Também participam do estudo os pesquisadores Edvaldo Silva, Afonso Meneses, Maria Laura Santos, Rodrigo Gonzalez, Anna Rodrigues, Mariana de Carvalho, Ednilza Maranhão, Reuber Brandão e Pedro Diniz.
Os autores estão ligados a instituições como Universidade Católica de Brasília, Universidade de Brasília, Universidade Federal Rural de Pernambuco, Museu de História Natural do Ceará e Universidade Estadual do Ceará.
Conservação
A espécie Jiboia Constritora (Boa constrictor) pertence à classe dos répteis, especificamente da família Boidae. Em geral, as fêmeas são maiores e os machos têm cauda maior. As informações são da Secretaria de Meio Ambiente da Universidade Federal do Ceará (UFC).
Esses animais vivíparos (embriões se desenvolvem dentro do corpo materno), podendo nascer até 55 filhotes de uma vez. Os filhotes podem nascer com até 60 cm de comprimento, completamente formados.

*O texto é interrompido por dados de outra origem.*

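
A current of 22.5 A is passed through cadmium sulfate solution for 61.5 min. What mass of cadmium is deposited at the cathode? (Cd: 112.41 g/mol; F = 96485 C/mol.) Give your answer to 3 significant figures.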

Uma das principais características das jiboias é que elas possuem os ossos do crânio e da mandíbula móveis e, por isso, conseguem capturar grandes presas.
As jiboias não são venenosas e se alimentam de mamíferos, como roedores e pequenos primatas, lagartos, aves, dentre outros. Para matar as presas, é usado o processo de constrição ao envolver-se no animal.
Isso é feito com uma força tão intensa capaz de interromper o fluxo sanguíneo, impedindo a chegada de oxigênio aos órgãos.
Nathalie explica que as jiboias contribuem para o funcionamento dos ecossistemas e para a saúde de biomas como Caatinga, Cerrado e Mata Atlântica.
"As serpentes atuam como predadores, se alimentam de outros animais, controlam populações de presas como roedores, aves, anfíbios, outras serpentes, aranhas... As serpentes também servem de alimento para outros animais como canídeos, cachorro do mato, corujas e gaviões", destaca.